IMHO Microsoft ought not to be making both the OS and the software that runs on it, and if they split the company in two (one for OS development, one for software development) it would be a lot healthier for everyone concerned.

From memory, this was ordered in the states but was successfully appealed.

The core of any operating system is function calls. In addition to documented API function calls, Microsoft developers have complete information on all the undocumented ones, thus placing Microsoft at a competitive advantage. This is not a small thing - XP/NT is said to have two whole layers only one of which is officially documented.

Kaled.

mcavic

3:58 am on Jul 14, 2006 (gmt 0)

WebmasterWorld Senior Member 10+ Year Member



Microsoft was forcing PC sellers to bundle Windows Media Player with Windows XP, to the detriment of rival media software such as Realplayer and Quicktime.
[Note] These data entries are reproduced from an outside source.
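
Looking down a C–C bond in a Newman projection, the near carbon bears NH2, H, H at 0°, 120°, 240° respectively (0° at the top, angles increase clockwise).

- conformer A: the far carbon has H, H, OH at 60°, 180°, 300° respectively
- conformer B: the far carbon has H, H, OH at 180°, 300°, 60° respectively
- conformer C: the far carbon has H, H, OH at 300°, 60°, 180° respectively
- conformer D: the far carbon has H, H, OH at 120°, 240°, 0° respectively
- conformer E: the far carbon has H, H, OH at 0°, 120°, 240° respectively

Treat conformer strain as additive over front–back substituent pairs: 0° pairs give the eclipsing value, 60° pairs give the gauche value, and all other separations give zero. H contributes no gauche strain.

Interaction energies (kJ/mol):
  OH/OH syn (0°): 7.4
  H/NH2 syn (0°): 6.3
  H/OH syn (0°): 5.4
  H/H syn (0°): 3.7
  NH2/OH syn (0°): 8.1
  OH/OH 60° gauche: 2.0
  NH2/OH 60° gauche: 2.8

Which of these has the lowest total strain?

C

A is staggered. NH2 at 0° is gauche with OH at 300° (2.8). Total 2.8 kJ/mol.
B is staggered. NH2 at 0° is gauche with OH at 60° (2.8). Total 2.8 kJ/mol.
C (staggered): no non-H gauche contacts → 0.0 kJ/mol.
D is eclipsed. NH2 at 0° is eclipsed with OH at 0° (8.1); H at 120° is eclipsed with H at 120° (3.7); H at 240° is eclipsed with H at 240° (3.7). Total 15.5 kJ/mol.
E is eclipsed. NH2 at 0° is eclipsed with H at 0° (6.3); H at 120° is eclipsed with H at 120° (3.7); H at 240° is eclipsed with OH at 240° (5.4). Total 15.4 kJ/mol.
C has the lowest total (0.0 kJ/mol).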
I don't see the detriment. Realplayer is for playing RealAudio/RealVideo files. QuickTime is for playing QuickTime files. WinAmp is for playing Shoutcast stations, and Windows Media Player is for playing everything else.

if they split the company in two (one for OS development, one for software development) it would be a lot healthier

I think Bill was right when he said that distributing Windows without a Web browser would be like selling a car without a steering wheel. They have a right to sell a full-featured OS.

Novice users don't want to pay $180 for Windows, and not be able to browse the Web or play videos. It's even silly to have to install Acrobat Reader separately. Even if those other apps are free. And for people who care, there's nothing stopping them from using a different browser or media player.

"complete and accurate" technical information to rivals

I agree, of course, that's a necessity.